Tarih boyunca sömürgeci devletler güçlerini başka bir devlet üzerinde kullanıp bundan ekonomik veya siyasi çıkar sağladılar. Bu sömürgeci devletler, çıkarttıkları savaşta kendi çıkarlarını gizlemek ve savaş sanki onlar için yapılıyormuş gibi gösterip halkın rızasını almak için bazı savaş nedenleri (casus belli) bulmak zorunda kalmışlardır. Bugün emperyalizmin en büyük savaş bahanesi “demokrasi götürme” yalanıdır. Emperyalizmin dünyanın her yerinde kendi sömürü kurallarına uymayan herhangi bir ülkeye doğrudan müdahale aracı NATO’dur. Tarih ilerledi, zamanın ruhu değişti fakat NATO ve varlığının arkasındaki neden değişmedi!
NATO emperyalizmin “demokrasi” kavramının arkasına saklanan eli kanlı terör örgütüdür.
NATO ya da diğer adıyla Kuzey Atlantik Anlaşması Örgütü, 1949 yılında kurulmuştur. NATO’nun asli amacı ve düşmanı, SSCB (Sovyetler Birliği) ve Sovyetler Birliği’nin temsil ettiği eşitlik ve özgürlük düşüncesidir.
NATO emperyalizmin silahlı zor aygıtıdır. Emperyalizmin yaptırımlarla gelen ikna ve yumuşak gücü işe yaramadığında NATO zor aygıtı olarak devreye girer. Ülkelerin içerisindeki işbirlikçilerini kullanarak veya doğrudan müdahalede bulunarak onların gelişmesine ve toplumcu bir gelişme modeli izlemesine engel olur.

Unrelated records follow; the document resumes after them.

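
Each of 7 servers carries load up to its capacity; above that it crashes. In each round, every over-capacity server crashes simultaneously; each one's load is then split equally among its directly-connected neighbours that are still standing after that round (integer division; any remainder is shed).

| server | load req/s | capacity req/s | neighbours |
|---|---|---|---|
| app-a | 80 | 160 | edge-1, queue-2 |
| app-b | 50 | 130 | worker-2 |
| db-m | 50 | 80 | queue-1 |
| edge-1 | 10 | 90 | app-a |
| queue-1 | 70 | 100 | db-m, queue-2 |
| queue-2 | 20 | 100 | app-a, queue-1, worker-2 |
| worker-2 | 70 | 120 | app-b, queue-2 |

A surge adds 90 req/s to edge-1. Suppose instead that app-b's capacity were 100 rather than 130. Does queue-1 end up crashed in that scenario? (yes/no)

yes

With app-b's capacity at 100:
Round 1 — edge-1 at 100 > 90. edge-1 crashes.
  edge-1 sheds 100 req/s to app-a: 100 each.
    app-a: 80+100 = 180 > 160
Round 2 — app-a crashes.
  app-a sheds 180 req/s to queue-2: 180 each.
    queue-2: 20+180 = 200 > 100
Round 3 — queue-2 crashes.
  queue-2 sheds 200 req/s to queue-1, worker-2: 100 each.
    queue-1: 70+100 = 170 > 100
    worker-2: 70+100 = 170 > 120
Round 4 — queue-1, worker-2 crash.
  queue-1 sheds 170 req/s to db-m: 170 each.
    db-m: 50+170 = 220 > 80
  worker-2 sheds 170 req/s to app-b: 170 each.
    app-b: 50+170 = 220 > 100
Round 5 — app-b, db-m crash.
  app-b sheds 220 req/s: no online neighbours, lost.
  db-m sheds 220 req/s: no online neighbours, lost.
No further crashes.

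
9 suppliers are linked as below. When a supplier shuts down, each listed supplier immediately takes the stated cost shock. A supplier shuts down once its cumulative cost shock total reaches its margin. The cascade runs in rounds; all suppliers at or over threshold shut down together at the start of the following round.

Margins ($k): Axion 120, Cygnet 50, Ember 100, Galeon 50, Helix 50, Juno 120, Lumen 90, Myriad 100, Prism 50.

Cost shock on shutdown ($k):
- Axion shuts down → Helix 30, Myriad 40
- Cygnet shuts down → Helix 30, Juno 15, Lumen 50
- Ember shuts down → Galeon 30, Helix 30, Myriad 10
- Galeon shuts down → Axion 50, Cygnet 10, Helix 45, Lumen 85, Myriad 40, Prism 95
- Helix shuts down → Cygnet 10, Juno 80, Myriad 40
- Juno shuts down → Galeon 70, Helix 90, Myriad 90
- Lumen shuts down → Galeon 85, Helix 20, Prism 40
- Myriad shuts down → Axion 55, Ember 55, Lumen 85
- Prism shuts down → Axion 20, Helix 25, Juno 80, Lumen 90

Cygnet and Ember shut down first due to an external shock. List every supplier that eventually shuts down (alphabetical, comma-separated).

Cygnet, Ember, Helix

Round 1 — Cygnet, Ember shut down (initial).
  Galeon: +30 → 30 < 50
  Helix: +30+30 → 60 ≥ 50
  Juno: +15 → 15 < 120
  Lumen: +50 → 50 < 90
  Myriad: +10 → 10 < 100
Round 2 — Helix shuts down.
  Juno: +80 → 95 < 120
  Myriad: +40 → 50 < 100
No further shutdowns.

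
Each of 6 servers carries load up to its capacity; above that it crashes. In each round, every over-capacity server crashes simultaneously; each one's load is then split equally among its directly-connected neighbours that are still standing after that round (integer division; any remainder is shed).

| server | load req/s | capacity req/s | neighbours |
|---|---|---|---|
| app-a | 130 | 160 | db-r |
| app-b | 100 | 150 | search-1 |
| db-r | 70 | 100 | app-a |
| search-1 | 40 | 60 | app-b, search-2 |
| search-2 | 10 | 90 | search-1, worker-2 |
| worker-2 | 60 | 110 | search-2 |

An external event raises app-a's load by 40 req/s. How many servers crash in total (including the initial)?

2

Round 1 — app-a at 170 > 160. app-a crashes.
  app-a sheds 170 req/s to db-r: 170 each.
    db-r: 70+170 = 240 > 100
Round 2 — db-r crashes.
  db-r sheds 240 req/s: no online neighbours, lost.
No further crashes.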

Sovyetler Birliği 2. Dünya Savaşı sonrasında oluşan ortamda, her ne kadar Nazilerin yenilmesinde en büyük katkıyı yapan devlet olsa da, emperyalizmin baş düşmanıydı. NATO işte bu ruh hâlinde kurulmuştu. Amaç Sovyetler Birliğini kuşatmak ve gelişmekte olan ülkelere kapitalist gelişim modelini dayatmak, onları emperyalist-kapitalist sistemin dümen suyunda tutmaktı.
NATO her ne kadar kendini bir savunma örgütü olarak tanıtsa da özünde bir saldırı örgütüdür. Temsil ettiği emperyalist sınıfın çıkarlarına uymayan halklara doğrudan ya da dolaylı olarak saldırmaktan asla geri kalmamıştır.

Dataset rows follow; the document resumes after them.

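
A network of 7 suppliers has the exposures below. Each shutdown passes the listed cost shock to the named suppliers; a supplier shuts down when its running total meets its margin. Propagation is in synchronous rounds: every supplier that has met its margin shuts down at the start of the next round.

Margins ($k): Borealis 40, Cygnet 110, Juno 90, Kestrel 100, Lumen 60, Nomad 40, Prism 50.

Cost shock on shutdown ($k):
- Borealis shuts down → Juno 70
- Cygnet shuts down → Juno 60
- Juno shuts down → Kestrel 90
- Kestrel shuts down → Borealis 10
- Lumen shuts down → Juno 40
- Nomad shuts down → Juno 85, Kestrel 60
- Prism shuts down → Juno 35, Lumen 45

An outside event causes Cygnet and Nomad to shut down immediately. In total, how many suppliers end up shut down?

4

Round 1 — Cygnet, Nomad shut down (initial).
  Juno: +60+85 → 145 ≥ 90
  Kestrel: +60 → 60 < 100
Round 2 — Juno shuts down.
  Kestrel: +90 → 150 ≥ 100
Round 3 — Kestrel shuts down.
  Borealis: +10 → 10 < 40
No further shutdowns.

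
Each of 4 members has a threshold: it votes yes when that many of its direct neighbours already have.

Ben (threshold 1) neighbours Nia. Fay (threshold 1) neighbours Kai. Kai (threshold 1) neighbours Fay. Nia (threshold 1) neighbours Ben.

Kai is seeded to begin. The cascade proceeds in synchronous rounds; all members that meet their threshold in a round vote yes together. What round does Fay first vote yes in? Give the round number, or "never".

Round 1 — Kai votes yes (initial).
Round 2 — checking thresholds:
  Fay: 1 of 1 neighbours ≥ 1, votes yes.
Round 3 — no new yes votes; cascade stops.

2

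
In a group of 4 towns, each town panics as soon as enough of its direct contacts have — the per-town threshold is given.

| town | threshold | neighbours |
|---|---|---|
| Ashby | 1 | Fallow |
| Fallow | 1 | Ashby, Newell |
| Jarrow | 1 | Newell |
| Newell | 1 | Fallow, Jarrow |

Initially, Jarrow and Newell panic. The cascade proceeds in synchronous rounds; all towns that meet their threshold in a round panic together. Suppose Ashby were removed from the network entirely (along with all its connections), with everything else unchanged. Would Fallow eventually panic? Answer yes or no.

yes

With Ashby removed:
Round 1 — Jarrow, Newell panic (initial).
Round 2 — checking thresholds:
  Fallow: 1 of 1 neighbours ≥ 1, panics.
Round 3 — no new panics; cascade stops.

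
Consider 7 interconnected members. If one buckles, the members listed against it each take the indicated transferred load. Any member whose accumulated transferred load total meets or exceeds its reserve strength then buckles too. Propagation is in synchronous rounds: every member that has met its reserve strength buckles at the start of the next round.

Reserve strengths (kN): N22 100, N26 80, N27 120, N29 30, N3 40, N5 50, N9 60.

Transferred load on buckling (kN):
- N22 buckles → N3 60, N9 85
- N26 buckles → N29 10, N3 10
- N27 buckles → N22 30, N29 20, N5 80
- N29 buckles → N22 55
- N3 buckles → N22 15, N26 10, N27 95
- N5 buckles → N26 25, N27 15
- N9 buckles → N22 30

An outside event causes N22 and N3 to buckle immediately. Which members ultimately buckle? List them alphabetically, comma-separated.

N22, N3, N9

Round 1 — N22, N3 buckle (initial).
  N26: +10 → 10 < 80
  N27: +95 → 95 < 120
  N9: +85 → 85 ≥ 60
Round 2 — N9 buckles.
No further bucklings.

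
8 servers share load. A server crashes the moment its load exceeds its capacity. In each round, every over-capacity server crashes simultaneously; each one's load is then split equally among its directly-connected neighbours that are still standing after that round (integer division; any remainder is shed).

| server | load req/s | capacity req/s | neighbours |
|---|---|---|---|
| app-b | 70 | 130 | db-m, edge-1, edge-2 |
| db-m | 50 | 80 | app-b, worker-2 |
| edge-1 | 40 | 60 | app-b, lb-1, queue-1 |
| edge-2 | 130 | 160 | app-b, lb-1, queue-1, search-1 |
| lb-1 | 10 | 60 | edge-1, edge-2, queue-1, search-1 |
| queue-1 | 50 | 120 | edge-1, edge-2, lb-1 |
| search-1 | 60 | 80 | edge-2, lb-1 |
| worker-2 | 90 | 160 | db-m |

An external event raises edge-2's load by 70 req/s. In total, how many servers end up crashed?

Round 1 — edge-2 at 200 > 160. edge-2 crashes.
  edge-2 sheds 200 req/s to app-b, lb-1, queue-1, search-1: 50 each.
    app-b: 70+50 = 120 ≤ 130
    lb-1: 10+50 = 60 ≤ 60
    queue-1: 50+50 = 100 ≤ 120
    search-1: 60+50 = 110 > 80
Round 2 — search-1 crashes.
  search-1 sheds 110 req/s to lb-1: 110 each.
    lb-1: 60+110 = 170 > 60
Round 3 — lb-1 crashes.
  lb-1 sheds 170 req/s to edge-1, queue-1: 85 each.
    edge-1: 40+85 = 125 > 60
    queue-1: 100+85 = 185 > 120
Round 4 — edge-1, queue-1 crash.
  edge-1 sheds 125 req/s to app-b: 125 each.
    app-b: 120+125 = 245 > 130
  queue-1 sheds 185 req/s: no online neighbours, lost.
Round 5 — app-b crashes.
  app-b sheds 245 req/s to db-m: 245 each.
    db-m: 50+245 = 295 > 80
Round 6 — db-m crashes.
  db-m sheds 295 req/s to worker-2: 295 each.
    worker-2: 90+295 = 385 > 160
Round 7 — worker-2 crashes.
  worker-2 sheds 385 req/s: no online neighbours, lost.
No further crashes.

8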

Emperyalist-kapitalist sistemin savaş aygıtı olan NATO, gerek Türkiye halklarına gerekse dünya halklarına karşı sayısız suçlar işlemiştir, halkların sosyalizme giden yolunu kapatmak için defalarca darbeler yapmış, gelişmekte olan ülkelerin ilerici yönetimlerini ve aydınlarını yok etmiştir.
Buna örnek olarak ABD öncülüğünde düzenlenen NATO ve Türkiye’deki işbirlikçilerinin de içinde olduğu 1980 darbesi gösterilebilir. İşçi sınıfının kazanımları ve Türkiyenin aydınlık geleceği darbecilerce yok edilmiştir. Yine NATO’nun en büyük gücü ABD öncülüğünde FETÖ eliyle 2016 yılında gerçekleştirilen darbe girişimi NATO’nun Türkiye halkına kan ve zulümden başka bir şey getirmediğini bir kez daha gözler önüne sermiştir.
Türkiye’nin bütün ilerici güçleri var gücüyle Türkiye’nin NATO’dan çıkması için mücadele etmelidir. Türkiye halkları, canına kasteden bu örgütten bir an önce ayrılmalıdır ve yapılan tarihsel hatadan dönülmelidir.